P. ging in Mexico 2 Jahre lang zur Schule, dann starb seine Mutter. Von da an musste er für seine älteren Geschwister, die schon arbeiteten, das Essen bereiten. Als er etwas älter war, schleppte er auf dem Bau Zementsäcke. Mit 18 schaffte er es über die Grenze nach California. Da sah ihn M. auf der Strasse, und sie stellte ihn für ein paar Gartenarbeiten an.

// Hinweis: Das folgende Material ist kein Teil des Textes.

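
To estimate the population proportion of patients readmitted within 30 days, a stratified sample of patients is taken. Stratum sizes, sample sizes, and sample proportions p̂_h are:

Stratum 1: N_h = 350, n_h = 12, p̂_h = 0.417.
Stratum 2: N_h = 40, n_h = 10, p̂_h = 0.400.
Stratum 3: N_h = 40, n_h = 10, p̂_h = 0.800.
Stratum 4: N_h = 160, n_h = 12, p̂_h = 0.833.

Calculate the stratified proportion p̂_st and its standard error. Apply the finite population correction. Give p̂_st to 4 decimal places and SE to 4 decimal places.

p̂_st ≈ 0.5546, SE ≈ 0.0923

N = 590; stratum weights W_h = N_h/N.
p̂_st = Σ W_h p̂_h = (350·0.417 + 40·0.400 + 40·0.800 + 160·0.833)/590 = 0.55463
V̂(p̂_st) = Σ W_h² (1 − n_h/N_h) p̂_h(1−p̂_h)/(n_h−1):
  stratum 1: (350/590)²·(1 − 12/350)·0.417·0.583/11 = 0.00751091
  stratum 2: (40/590)²·(1 − 10/40)·0.400·0.600/9 = 9.19276e-05
  stratum 3: (40/590)²·(1 − 10/40)·0.800·0.200/9 = 6.12851e-05
  stratum 4: (160/590)²·(1 − 12/160)·0.833·0.167/11 = 0.000860293
V̂(p̂_st) = 0.00852442; SE = √V̂ = 0.0923278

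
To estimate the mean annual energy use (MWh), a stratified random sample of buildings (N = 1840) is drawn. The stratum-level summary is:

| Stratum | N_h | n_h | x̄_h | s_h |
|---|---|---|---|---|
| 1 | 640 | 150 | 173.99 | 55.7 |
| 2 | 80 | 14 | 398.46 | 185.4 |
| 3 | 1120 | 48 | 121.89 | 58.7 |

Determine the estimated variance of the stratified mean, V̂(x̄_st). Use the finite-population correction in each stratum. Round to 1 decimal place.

V̂(x̄_st) = Σ W_h² (1 − n_h/N_h) s_h²/n_h, with W_h = N_h/N and N = 1840:
  stratum 1: (640/1840)²·(1 − 150/640)·55.7²/150 = 1.91584
  stratum 2: (80/1840)²·(1 − 14/80)·185.4²/14 = 3.82904
  stratum 3: (1120/1840)²·(1 − 48/1120)·58.7²/48 = 25.4573
V̂(x̄_st) = 31.2022

V̂(x̄_st) ≈ 31.2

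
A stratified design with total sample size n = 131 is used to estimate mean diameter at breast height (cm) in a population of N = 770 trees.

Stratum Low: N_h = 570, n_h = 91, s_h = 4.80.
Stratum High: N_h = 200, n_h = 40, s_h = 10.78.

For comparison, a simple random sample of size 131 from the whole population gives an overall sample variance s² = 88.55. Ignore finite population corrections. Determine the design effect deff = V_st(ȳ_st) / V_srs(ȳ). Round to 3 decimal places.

deff ≈ 0.495

V̂(ȳ_st) = Σ W_h² s_h²/n_h, with W_h = N_h/N and N = 770:
  stratum Low: (570/770)²·4.80²/91 = 0.138742
  stratum High: (200/770)²·10.78²/40 = 0.196
V_st = 0.334742
V_srs = s²/n = 88.55/131 = 0.675954
deff = V_st / V_srs = 0.334742/0.675954 = 0.4952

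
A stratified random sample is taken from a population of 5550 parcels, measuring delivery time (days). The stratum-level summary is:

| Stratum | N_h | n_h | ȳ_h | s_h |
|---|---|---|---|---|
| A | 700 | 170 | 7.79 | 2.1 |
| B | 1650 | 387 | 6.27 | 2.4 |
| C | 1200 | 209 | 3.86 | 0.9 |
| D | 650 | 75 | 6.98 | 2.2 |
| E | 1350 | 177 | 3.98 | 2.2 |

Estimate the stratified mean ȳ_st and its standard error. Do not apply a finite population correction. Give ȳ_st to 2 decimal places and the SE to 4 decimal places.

ȳ_st = Σ W_h ȳ_h = (700·7.79 + 1650·6.27 + 1200·3.86 + 650·6.98 + 1350·3.98)/5550 = 5.46676
V̂(ȳ_st) = Σ W_h² s_h²/n_h, with W_h = N_h/N and N = 5550:
  stratum A: (700/5550)²·2.1²/170 = 0.000412667
  stratum B: (1650/5550)²·2.4²/387 = 0.00131551
  stratum C: (1200/5550)²·0.9²/209 = 0.000181182
  stratum D: (650/5550)²·2.2²/75 = 0.000885166
  stratum E: (1350/5550)²·2.2²/177 = 0.00161791
V̂(ȳ_st) = 0.00441243
SE(ȳ_st) = √0.00441243 = 0.0664261

ȳ_st ≈ 5.47, SE ≈ 0.0664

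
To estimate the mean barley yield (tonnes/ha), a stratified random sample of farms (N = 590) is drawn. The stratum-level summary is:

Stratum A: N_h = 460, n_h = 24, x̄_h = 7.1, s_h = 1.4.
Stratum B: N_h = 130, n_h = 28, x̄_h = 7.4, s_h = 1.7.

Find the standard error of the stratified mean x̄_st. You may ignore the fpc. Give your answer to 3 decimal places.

SE(x̄_st) ≈ 0.234

V̂(x̄_st) = Σ W_h² s_h²/n_h, with W_h = N_h/N and N = 590:
  stratum A: (460/590)²·1.4²/24 = 0.0496428
  stratum B: (130/590)²·1.7²/28 = 0.00501098
V̂(x̄_st) = 0.0546538
SE(x̄_st) = √0.0546538 = 0.233782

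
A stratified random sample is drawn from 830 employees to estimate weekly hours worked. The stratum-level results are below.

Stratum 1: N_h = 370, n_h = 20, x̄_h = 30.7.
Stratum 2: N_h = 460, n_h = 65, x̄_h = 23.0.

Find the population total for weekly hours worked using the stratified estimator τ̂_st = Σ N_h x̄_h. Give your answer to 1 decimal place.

τ̂_st ≈ 21939.0

τ̂_st = Σ N_h x̄_h = 370·30.7 + 460·23.0 = 21939.0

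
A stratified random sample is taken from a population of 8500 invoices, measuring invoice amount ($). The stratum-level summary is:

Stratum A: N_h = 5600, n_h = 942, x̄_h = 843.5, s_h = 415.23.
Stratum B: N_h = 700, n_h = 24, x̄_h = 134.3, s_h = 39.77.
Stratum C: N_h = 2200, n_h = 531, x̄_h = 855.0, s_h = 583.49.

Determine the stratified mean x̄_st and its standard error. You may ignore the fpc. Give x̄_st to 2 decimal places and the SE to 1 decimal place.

x̄_st ≈ 788.07, SE ≈ 11.1

x̄_st = Σ W_h x̄_h = (5600·843.5 + 700·134.3 + 2200·855.0)/8500 = 788.07176
V̂(x̄_st) = Σ W_h² s_h²/n_h, with W_h = N_h/N and N = 8500:
  stratum A: (5600/8500)²·415.23²/942 = 79.4447
  stratum B: (700/8500)²·39.77²/24 = 0.446949
  stratum C: (2200/8500)²·583.49²/531 = 42.9516
V̂(x̄_st) = 122.843
SE(x̄_st) = √122.843 = 11.0835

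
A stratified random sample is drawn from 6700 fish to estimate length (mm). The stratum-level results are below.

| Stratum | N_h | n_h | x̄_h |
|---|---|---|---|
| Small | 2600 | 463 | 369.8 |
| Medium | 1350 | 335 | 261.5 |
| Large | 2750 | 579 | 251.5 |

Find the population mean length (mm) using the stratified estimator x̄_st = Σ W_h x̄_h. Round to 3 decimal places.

x̄_st ≈ 299.422

N = Σ N_h = 6700. Stratum weights W_h = N_h/N.
x̄_st = (2600·369.8 + 1350·261.5 + 2750·251.5) / 6700 = 299.42239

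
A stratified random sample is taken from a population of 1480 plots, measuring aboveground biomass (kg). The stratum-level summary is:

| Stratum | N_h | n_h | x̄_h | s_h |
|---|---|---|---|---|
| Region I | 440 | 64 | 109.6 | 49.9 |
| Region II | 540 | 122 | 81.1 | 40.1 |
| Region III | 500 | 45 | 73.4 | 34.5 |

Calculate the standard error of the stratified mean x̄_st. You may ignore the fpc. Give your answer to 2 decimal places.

V̂(x̄_st) = Σ W_h² s_h²/n_h, with W_h = N_h/N and N = 1480:
  stratum Region I: (440/1480)²·49.9²/64 = 3.43877
  stratum Region II: (540/1480)²·40.1²/122 = 1.75466
  stratum Region III: (500/1480)²·34.5²/45 = 3.01886
V̂(x̄_st) = 8.21228
SE(x̄_st) = √8.21228 = 2.86571

SE(x̄_st) ≈ 2.87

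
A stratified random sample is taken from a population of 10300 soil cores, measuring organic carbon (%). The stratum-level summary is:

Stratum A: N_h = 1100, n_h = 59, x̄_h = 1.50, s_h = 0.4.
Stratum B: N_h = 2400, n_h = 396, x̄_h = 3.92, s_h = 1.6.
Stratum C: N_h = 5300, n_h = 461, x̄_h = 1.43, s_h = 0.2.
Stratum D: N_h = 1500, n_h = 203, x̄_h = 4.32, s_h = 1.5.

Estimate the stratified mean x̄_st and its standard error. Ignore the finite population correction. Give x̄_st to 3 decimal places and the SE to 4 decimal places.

x̄_st = Σ W_h x̄_h = (1100·1.50 + 2400·3.92 + 5300·1.43 + 1500·4.32)/10300 = 2.43854
V̂(x̄_st) = Σ W_h² s_h²/n_h, with W_h = N_h/N and N = 10300:
  stratum A: (1100/10300)²·0.4²/59 = 3.09299e-05
  stratum B: (2400/10300)²·1.6²/396 = 0.000350988
  stratum C: (5300/10300)²·0.2²/461 = 2.2974e-05
  stratum D: (1500/10300)²·1.5²/203 = 0.000235069
V̂(x̄_st) = 0.000639961
SE(x̄_st) = √0.000639961 = 0.0252974

x̄_st ≈ 2.439, SE ≈ 0.0253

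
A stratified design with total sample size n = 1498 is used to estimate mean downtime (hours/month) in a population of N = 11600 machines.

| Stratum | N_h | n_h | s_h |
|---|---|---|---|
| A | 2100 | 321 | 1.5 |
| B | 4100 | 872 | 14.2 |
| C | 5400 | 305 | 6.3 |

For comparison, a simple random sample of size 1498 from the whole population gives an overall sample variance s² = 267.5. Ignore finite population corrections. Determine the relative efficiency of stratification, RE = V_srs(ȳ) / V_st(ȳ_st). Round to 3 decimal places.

V̂(ȳ_st) = Σ W_h² s_h²/n_h, with W_h = N_h/N and N = 11600:
  stratum A: (2100/11600)²·1.5²/321 = 0.000229721
  stratum B: (4100/11600)²·14.2²/872 = 0.0288876
  stratum C: (5400/11600)²·6.3²/305 = 0.0282002
V_st = 0.0573176
V_srs = s²/n = 267.5/1498 = 0.178571
Relative efficiency = V_srs / V_st = 0.178571/0.0573176 = 3.1155

RE ≈ 3.115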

Heute ist P. einunddreissig. Er macht immer noch Gartenarbeiten, und er kann immer noch nicht legal in den USA arbeiten. Aber er hat Karriere gemacht. Er besitzt 2 Picup Cars, Mäher, Bläser und alle Arten von Werkzeugen. Er macht auch kleinere Umbauten. Er hat ein Bankkonto, eine Creditcard, einen Telefonanschluss, eine Geschäftskarte und einen ziemlich grossen Kundenstamm, zu dem viele Leute in der Umgebung von M. gehören. Er arbeitet schnell und zuverlässig, er ist sehr geschickt, und er ist beliebt. Für M. arbeitet er nur noch, wenn er Zeit hat.
Er besitzt eine legale Wohnung, in der er auch Zimmer an illegale Mexikaner vermietet, was wiederum legal ist. Er hat keinen Fahrausweis, den kann er als Illegaler nicht erwerben. Er hat eine Frau und drei Kinder. Die leben jetzt wieder in Mexico, wo er ein Haus gebaut hat. Er ist nicht verheiratet. Zwei seiner Kinder sind Amerikaner, sie sind in den USA zur Welt gekommen. Er hat jetzt eine mexikanische Freundin. Diese ist Amerikanerin, und sie möchte ihn heiraten. Er wäre dann legal in den USA. Aber das gäbe wieder eine Menge neuer Probleme.
M. hilft P. manchmal im Umgang mit Wohnungsvermietern und öffentlichen Diensten. Das ist für Illegale recht schwierig, und oft auch recht teuer.